Beberapa kelurahan yang telah terekam antara lain Kelurahan Depok Jaya, Depok, Beji Timur, Bakti Jaya, Pengasinan, Gandul, Jati Mulya, Cisalak Pasar, Ratu Jaya, Grogol, Tapos, Curug, dan Duren Seribu. Kasi Pendaftaran Penduduk, Yenny F. Lampouw  mengungkapkan, dari sisi masyarakat sendiri, responnya cukup baik.  Hanya saja kendalanya, muncul dari warga yang bekerja. Karena kebanyakan yang bekerja itu datangnya malam hari. “ Untuk melayaninya, kami melakukan perekaman data itu sampai jam delapan malam,” ungkap Yenny.
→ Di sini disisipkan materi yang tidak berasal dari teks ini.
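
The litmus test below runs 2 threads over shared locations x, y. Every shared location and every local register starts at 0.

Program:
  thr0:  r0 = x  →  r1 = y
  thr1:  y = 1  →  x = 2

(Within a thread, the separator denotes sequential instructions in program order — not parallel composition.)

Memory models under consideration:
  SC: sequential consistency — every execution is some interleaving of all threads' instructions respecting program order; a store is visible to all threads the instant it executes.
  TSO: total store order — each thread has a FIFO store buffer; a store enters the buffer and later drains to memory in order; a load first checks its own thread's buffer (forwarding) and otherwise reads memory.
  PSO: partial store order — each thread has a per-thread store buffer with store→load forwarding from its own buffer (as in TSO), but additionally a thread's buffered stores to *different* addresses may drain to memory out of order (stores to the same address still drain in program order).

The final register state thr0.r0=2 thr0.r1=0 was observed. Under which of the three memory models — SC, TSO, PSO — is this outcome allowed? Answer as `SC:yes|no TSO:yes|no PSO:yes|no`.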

Ia mengungkapkan, agar warga bisa dilayani dengan baik, setiap titik perekam data itu, rata-rata yang bertugas sebagai petugas tim operator sebanyak tiga orang. Sementara alat perekaman data di setiap titik, jumlahnya antara satu dan dua perangkat.   “Saat ini alat perekaman yang kami terima dari pusat, baru 20 perangkat, dari 24 yang mestinya kami terima ,” ungkapnya. Ia berharap, titik-titik perekaman data bisa terus ditambah, sehingga menyeluruh di 63 Kelurahan. Sementara saat ini jumlah titik perekaman data,  baru bertambah dari 13 menjadi 15 titik. Penambahan itu terjadi di Kelurahan Tanah Baru dan Kali Baru. “Dua Kelurahan ini, baru besok memulai perekaman datanya,” pungkasnya.